Students at Oxford University have made a number of demands (listed below) with university staff standing firmly in support of the members of the university community who have begun an encampment outside the Pitt Rivers Museum to demand that the university divest from Israel after accusations of  Israel’s genocide in Gaza, as well as from Israel’s ongoing apartheid regime against Palestinians and its settlements in the West Bank and East Jerusalem.

Demands:

  1. Disclosure of University-Wide Assets
    – Annually disclose detailed accounts of all university-wide assets, including investments, land holdings, donations, and grants.
  2. Divestment from Specific Companies
    – Immediately divest from companies involved in arms manufacture.
    – Pledge to divest from companies complicit in Israeli actions regarded as genocide or apartheid within five years.
  3. Overhaul of Investment Policy
    – Expand ethical investment restrictions to include all arms and military technology companies.
    – Implement ethical restrictions against investing in companies complicit in Israeli actions regarded as genocide or apartheid.
    – Include community stakeholders in investment review processes to adhere to justice-based guidelines.
  4. Boycott Institutional Relationships with Israeli Entities
    – Terminate all current and future institutional relationships with Israeli universities.
    – End collaboration with companies and institutions complicit in the aforementioned Israeli actions.
  5. Sever Ties with Barclays
    – Discontinue banking relationships with Barclays due to its investments in entities supplying military technology to Israel.
  6. Support Palestinian Educational Initiatives
    – Commit financial and material resources to rebuild Palestinian universities affected by conflict.
    – Establish a task force to support the Palestinian higher education sector.
    – Provide interim support for at-risk scholars in Palestine through academic programs and scholarships.

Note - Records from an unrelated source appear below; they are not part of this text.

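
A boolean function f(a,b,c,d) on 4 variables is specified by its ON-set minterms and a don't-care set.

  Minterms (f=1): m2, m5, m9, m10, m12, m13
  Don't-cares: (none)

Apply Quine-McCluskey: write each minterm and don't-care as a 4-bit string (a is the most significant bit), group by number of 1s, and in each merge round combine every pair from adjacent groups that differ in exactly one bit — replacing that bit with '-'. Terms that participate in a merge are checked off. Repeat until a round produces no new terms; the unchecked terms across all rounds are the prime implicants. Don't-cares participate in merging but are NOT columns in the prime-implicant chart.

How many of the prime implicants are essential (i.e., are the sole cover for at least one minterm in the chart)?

4

Round 0: 0010✓ 0101✓ 1001✓ 1010✓ 1100✓ 1101✓
Round 1: -010 -101 1-01 110-
PIs = {-010, -101, 1-01, 110-}
Coverage chart:
  m2: -010 ←essential
  m5: -101 ←essential
  m9: 1-01 ←essential
  m10: -010 ←essential
  m12: 110- ←essential
  m13: -101,1-01,110-
Essential: -010, -101, 1-01, 110-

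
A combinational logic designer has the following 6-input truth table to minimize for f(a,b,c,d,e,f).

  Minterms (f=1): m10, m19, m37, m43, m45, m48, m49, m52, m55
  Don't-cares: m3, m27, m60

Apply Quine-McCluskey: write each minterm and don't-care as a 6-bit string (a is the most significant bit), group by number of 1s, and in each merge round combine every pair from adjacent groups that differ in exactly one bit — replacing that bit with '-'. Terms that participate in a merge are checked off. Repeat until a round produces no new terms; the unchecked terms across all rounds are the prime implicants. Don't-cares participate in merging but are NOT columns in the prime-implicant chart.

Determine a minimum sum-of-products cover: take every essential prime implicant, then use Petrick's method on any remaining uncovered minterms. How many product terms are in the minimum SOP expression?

7

[col 0] 000011*, 001010, 010011*, 011011*, 100101*, 101011, 101101*, 110000*, 110001*, 110100*, 110111, 111100*
[col 1] 0-0011, 01-011, 10-101, 11-100, 110-00, 11000-
Prime implicants: 0-0011, 001010, 01-011, 10-101, 101011, 11-100, 110-00, 11000-, 110111
PI chart (minterm → PIs covering it):
  10 | 001010  (sole → essential)
  19 | 0-0011,01-011
  37 | 10-101  (sole → essential)
  43 | 101011  (sole → essential)
  45 | 10-101  (sole → essential)
  48 | 110-00,11000-
  49 | 11000-  (sole → essential)
  52 | 11-100,110-00
  55 | 110111  (sole → essential)
Essential prime implicants: 001010, 10-101, 101011, 11000-, 110111
Petrick residual → 0-0011, 11-100
Minimum SOP uses 7 PIs: a'c'd'ef + a'b'cd'ef' + ab'de'f + ab'cd'ef + abde'f' + abc'd'e' + abc'def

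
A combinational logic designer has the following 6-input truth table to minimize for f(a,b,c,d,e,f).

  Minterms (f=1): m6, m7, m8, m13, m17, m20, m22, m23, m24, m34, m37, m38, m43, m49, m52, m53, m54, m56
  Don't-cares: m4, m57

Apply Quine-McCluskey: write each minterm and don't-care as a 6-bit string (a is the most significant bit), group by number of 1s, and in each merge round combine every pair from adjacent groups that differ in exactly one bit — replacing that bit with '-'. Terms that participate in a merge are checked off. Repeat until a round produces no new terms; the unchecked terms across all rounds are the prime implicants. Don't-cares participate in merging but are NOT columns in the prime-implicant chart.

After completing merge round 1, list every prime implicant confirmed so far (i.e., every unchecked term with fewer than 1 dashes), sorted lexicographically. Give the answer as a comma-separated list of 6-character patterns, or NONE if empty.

001101, 101011

size-2^0 implicants → 000100(✓)  000110(✓)  000111(✓)  001000(✓)  001101  010001(✓)  010100(✓)  010110(✓)  010111(✓)  011000(✓)  100010(✓)  100101(✓)  100110(✓)  101011  110001(✓)  110100(✓)  110101(✓)  110110(✓)  111000(✓)  111001(✓)
size-2^1 implicants → -00110(✓)  -10001  -10100(✓)  -10110(✓)  -11000  0-0100(✓)  0-0110(✓)  0-0111(✓)  0-1000  0001-0(✓)  00011-(✓)  0101-0(✓)  01011-(✓)  1-0101  1-0110(✓)  100-10  11-001  110-01  1101-0(✓)  11010-  11100-
size-2^2 implicants → --0110  -101-0  0-01-0  0-011-
Unchecked terms (primes): --0110, -10001, -101-0, -11000, 0-01-0, 0-011-, 0-1000, 001101, 1-0101, 100-10, 101011, 11-001, 110-01, 11010-, 11100-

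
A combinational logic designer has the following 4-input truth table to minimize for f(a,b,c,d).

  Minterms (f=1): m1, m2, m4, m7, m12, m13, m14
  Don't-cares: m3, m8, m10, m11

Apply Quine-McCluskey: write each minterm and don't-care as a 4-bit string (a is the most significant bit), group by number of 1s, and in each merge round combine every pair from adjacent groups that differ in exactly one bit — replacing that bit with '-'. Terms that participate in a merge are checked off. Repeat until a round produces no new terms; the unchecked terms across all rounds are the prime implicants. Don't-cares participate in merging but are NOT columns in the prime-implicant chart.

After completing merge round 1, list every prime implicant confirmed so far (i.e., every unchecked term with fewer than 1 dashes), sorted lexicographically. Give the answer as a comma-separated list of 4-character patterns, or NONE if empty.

size-2^0 implicants → 0001(✓)  0010(✓)  0011(✓)  0100(✓)  0111(✓)  1000(✓)  1010(✓)  1011(✓)  1100(✓)  1101(✓)  1110(✓)
size-2^1 implicants → -010(✓)  -011(✓)  -100  0-11  00-1  001-(✓)  1-00(✓)  1-10(✓)  10-0(✓)  101-(✓)  11-0(✓)  110-
size-2^2 implicants → -01-  1--0
Unchecked terms (primes): -01-, -100, 0-11, 00-1, 1--0, 110-

NONE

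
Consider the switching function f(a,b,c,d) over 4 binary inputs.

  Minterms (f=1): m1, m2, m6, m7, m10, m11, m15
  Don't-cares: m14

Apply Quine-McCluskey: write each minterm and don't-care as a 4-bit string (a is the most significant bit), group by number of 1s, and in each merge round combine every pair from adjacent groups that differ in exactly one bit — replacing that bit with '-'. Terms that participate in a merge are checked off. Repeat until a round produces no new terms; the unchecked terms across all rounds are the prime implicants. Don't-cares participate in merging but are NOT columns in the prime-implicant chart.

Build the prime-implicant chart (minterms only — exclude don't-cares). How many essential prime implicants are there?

[col 0] 0001, 0010*, 0110*, 0111*, 1010*, 1011*, 1110*, 1111*
[col 1] -010*, -110*, -111*, 0-10*, 011-*, 1-10*, 1-11*, 101-*, 111-*
[col 2] --10, -11-, 1-1-
Prime implicants: --10, -11-, 0001, 1-1-
PI chart (minterm → PIs covering it):
  1 | 0001  (sole → essential)
  2 | --10  (sole → essential)
  6 | --10,-11-
  7 | -11-  (sole → essential)
  10 | --10,1-1-
  11 | 1-1-  (sole → essential)
  15 | -11-,1-1-
Essential prime implicants: --10, -11-, 0001, 1-1-

4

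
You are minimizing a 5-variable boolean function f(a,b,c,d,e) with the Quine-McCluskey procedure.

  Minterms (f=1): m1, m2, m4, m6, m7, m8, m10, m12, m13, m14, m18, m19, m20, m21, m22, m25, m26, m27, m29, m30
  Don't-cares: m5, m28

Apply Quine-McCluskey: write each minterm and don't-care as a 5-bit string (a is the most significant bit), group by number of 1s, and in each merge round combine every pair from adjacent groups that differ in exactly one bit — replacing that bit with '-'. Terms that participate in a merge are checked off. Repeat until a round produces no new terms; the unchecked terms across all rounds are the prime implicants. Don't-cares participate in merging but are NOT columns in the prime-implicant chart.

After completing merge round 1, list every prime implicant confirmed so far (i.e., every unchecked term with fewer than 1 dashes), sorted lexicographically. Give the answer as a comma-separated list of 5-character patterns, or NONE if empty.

NONE

size-2^0 implicants → 00001(✓)  00010(✓)  00100(✓)  00101(✓)  00110(✓)  00111(✓)  01000(✓)  01010(✓)  01100(✓)  01101(✓)  01110(✓)  10010(✓)  10011(✓)  10100(✓)  10101(✓)  10110(✓)  11001(✓)  11010(✓)  11011(✓)  11100(✓)  11101(✓)  11110(✓)
size-2^1 implicants → -0010(✓)  -0100(✓)  -0101(✓)  -0110(✓)  -1010(✓)  -1100(✓)  -1101(✓)  -1110(✓)  0-010(✓)  0-100(✓)  0-101(✓)  0-110(✓)  00-01  00-10(✓)  001-0(✓)  001-1(✓)  0010-(✓)  0011-(✓)  01-00(✓)  01-10(✓)  010-0(✓)  011-0(✓)  0110-(✓)  1-010(✓)  1-011(✓)  1-100(✓)  1-101(✓)  1-110(✓)  10-10(✓)  1001-(✓)  101-0(✓)  1010-(✓)  11-01  11-10(✓)  110-1  1101-(✓)  111-0(✓)  1110-(✓)
size-2^2 implicants → --010(✓)  --100(✓)  --101(✓)  --110(✓)  -0-10(✓)  -01-0(✓)  -010-(✓)  -1-10(✓)  -11-0(✓)  -110-(✓)  0--10(✓)  0-1-0(✓)  0-10-(✓)  001--  01--0  1--10(✓)  1-01-  1-1-0(✓)  1-10-(✓)
size-2^3 implicants → ---10  --1-0  --10-
Unchecked terms (primes): ---10, --1-0, --10-, 00-01, 001--, 01--0, 1-01-, 11-01, 110-1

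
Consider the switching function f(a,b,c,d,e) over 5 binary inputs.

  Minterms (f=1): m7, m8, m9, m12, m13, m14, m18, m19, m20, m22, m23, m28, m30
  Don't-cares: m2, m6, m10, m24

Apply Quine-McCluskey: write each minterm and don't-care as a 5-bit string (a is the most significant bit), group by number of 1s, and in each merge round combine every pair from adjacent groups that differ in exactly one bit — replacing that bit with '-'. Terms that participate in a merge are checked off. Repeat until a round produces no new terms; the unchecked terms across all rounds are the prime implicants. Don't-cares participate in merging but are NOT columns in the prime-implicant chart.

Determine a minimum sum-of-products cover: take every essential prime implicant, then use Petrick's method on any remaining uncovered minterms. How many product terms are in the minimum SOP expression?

Round 0: 00010✓ 00110✓ 00111✓ 01000✓ 01001✓ 01010✓ 01100✓ 01101✓ 01110✓ 10010✓ 10011✓ 10100✓ 10110✓ 10111✓ 11000✓ 11100✓ 11110✓
Round 1: -0010✓ -0110✓ -0111✓ -1000✓ -1100✓ -1110✓ 0-010✓ 0-110✓ 00-10✓ 0011-✓ 01-00✓ 01-01✓ 01-10✓ 010-0✓ 0100-✓ 011-0✓ 0110-✓ 1-100✓ 1-110✓ 10-10✓ 10-11✓ 1001-✓ 101-0✓ 1011-✓ 11-00✓ 111-0✓
Round 2: --110 -0-10 -011- -1-00 -11-0 0--10 01--0 01-0- 1-1-0 10-1-
PIs = {--110, -0-10, -011-, -1-00, -11-0, 0--10, 01--0, 01-0-, 1-1-0, 10-1-}
Coverage chart:
  m7: -011- ←essential
  m8: -1-00,01--0,01-0-
  m9: 01-0- ←essential
  m12: -1-00,-11-0,01--0,01-0-
  m13: 01-0- ←essential
  m14: --110,-11-0,0--10,01--0
  m18: -0-10,10-1-
  m19: 10-1- ←essential
  m20: 1-1-0 ←essential
  m22: --110,-0-10,-011-,1-1-0,10-1-
  m23: -011-,10-1-
  m28: -1-00,-11-0,1-1-0
  m30: --110,-11-0,1-1-0
Essential: -011-, 01-0-, 1-1-0, 10-1-
Petrick residual → --110
Min cover (5 terms): cde' + b'cd + a'bd' + ace' + ab'd

5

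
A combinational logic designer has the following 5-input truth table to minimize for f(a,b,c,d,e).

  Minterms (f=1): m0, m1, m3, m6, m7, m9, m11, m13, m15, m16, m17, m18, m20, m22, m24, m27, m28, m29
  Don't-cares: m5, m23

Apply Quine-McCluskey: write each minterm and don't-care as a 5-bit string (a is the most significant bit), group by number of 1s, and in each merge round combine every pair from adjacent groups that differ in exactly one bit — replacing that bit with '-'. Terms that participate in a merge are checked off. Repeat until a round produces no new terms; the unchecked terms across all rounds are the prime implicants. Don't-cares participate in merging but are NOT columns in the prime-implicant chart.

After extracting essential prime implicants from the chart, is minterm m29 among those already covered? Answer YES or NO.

Round 0: 00000✓ 00001✓ 00011✓ 00101✓ 00110✓ 00111✓ 01001✓ 01011✓ 01101✓ 01111✓ 10000✓ 10001✓ 10010✓ 10100✓ 10110✓ 10111✓ 11000✓ 11011✓ 11100✓ 11101✓
Round 1: -0000✓ -0001✓ -0110✓ -0111✓ -1011 -1101 0-001✓ 0-011✓ 0-101✓ 0-111✓ 00-01✓ 00-11✓ 000-1✓ 0000-✓ 001-1✓ 0011-✓ 01-01✓ 01-11✓ 010-1✓ 011-1✓ 1-000✓ 1-100✓ 10-00✓ 10-10✓ 100-0✓ 1000-✓ 101-0✓ 1011-✓ 11-00✓ 1110-
Round 2: -000- -011- 0--01✓ 0--11✓ 0-0-1✓ 0-1-1✓ 00--1✓ 01--1✓ 1--00 10--0
Round 3: 0---1
PIs = {-000-, -011-, -1011, -1101, 0---1, 1--00, 10--0, 1110-}
Coverage chart:
  m0: -000- ←essential
  m1: -000-,0---1
  m3: 0---1 ←essential
  m6: -011- ←essential
  m7: -011-,0---1
  m9: 0---1 ←essential
  m11: -1011,0---1
  m13: -1101,0---1
  m15: 0---1 ←essential
  m16: -000-,1--00,10--0
  m17: -000- ←essential
  m18: 10--0 ←essential
  m20: 1--00,10--0
  m22: -011-,10--0
  m24: 1--00 ←essential
  m27: -1011 ←essential
  m28: 1--00,1110-
  m29: -1101,1110-
Essential: -000-, -011-, -1011, 0---1, 1--00, 10--0

NO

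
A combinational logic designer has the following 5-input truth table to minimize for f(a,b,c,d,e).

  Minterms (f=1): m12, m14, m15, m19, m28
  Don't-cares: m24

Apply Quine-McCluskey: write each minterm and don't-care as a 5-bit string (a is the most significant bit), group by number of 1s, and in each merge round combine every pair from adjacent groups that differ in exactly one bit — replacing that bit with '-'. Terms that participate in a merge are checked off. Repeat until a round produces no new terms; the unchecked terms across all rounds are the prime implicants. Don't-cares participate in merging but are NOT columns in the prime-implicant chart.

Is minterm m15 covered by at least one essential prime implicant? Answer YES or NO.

size-2^0 implicants → 01100(✓)  01110(✓)  01111(✓)  10011  11000(✓)  11100(✓)
size-2^1 implicants → -1100  011-0  0111-  11-00
Unchecked terms (primes): -1100, 011-0, 0111-, 10011, 11-00
Minterm coverage:
  m12 ⊆ -1100,011-0
  m14 ⊆ 011-0,0111-
  m15 ⊆ 0111- [E]
  m19 ⊆ 10011 [E]
  m28 ⊆ -1100,11-00
E = {0111-, 10011}

YES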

Palestinian academics in the UK issued a statement last month calling for rebuilding of schools, hospitals and universities and to “bring an immediate ceasefire and end UK backing of Israel’s genocidal campaign [so that] their students may resume teaching, research and studies on their land at the earliest opportunity”.

Today British Prime Minister Rishi Sunak held a meeting of university leadership and Chancellors after he told Cabinet on Tuesday that there has been what he called an “unacceptable rise in anti-semitism” on UK university campuses.  Representatives of the Union of Jewish Students  UK (‘UJS’) also met with the Prime Minister. In a statement, they said they had:

expressed their gratitude for the Government’s support for Jewish students but raised concerns surrounding the Higher Education (Freedom of Speech) Act. The Prime Minister acknowledged UJS’ concerns, and senior ministers agreed to consider the Office for Students’ approach to regulation of campus free speech.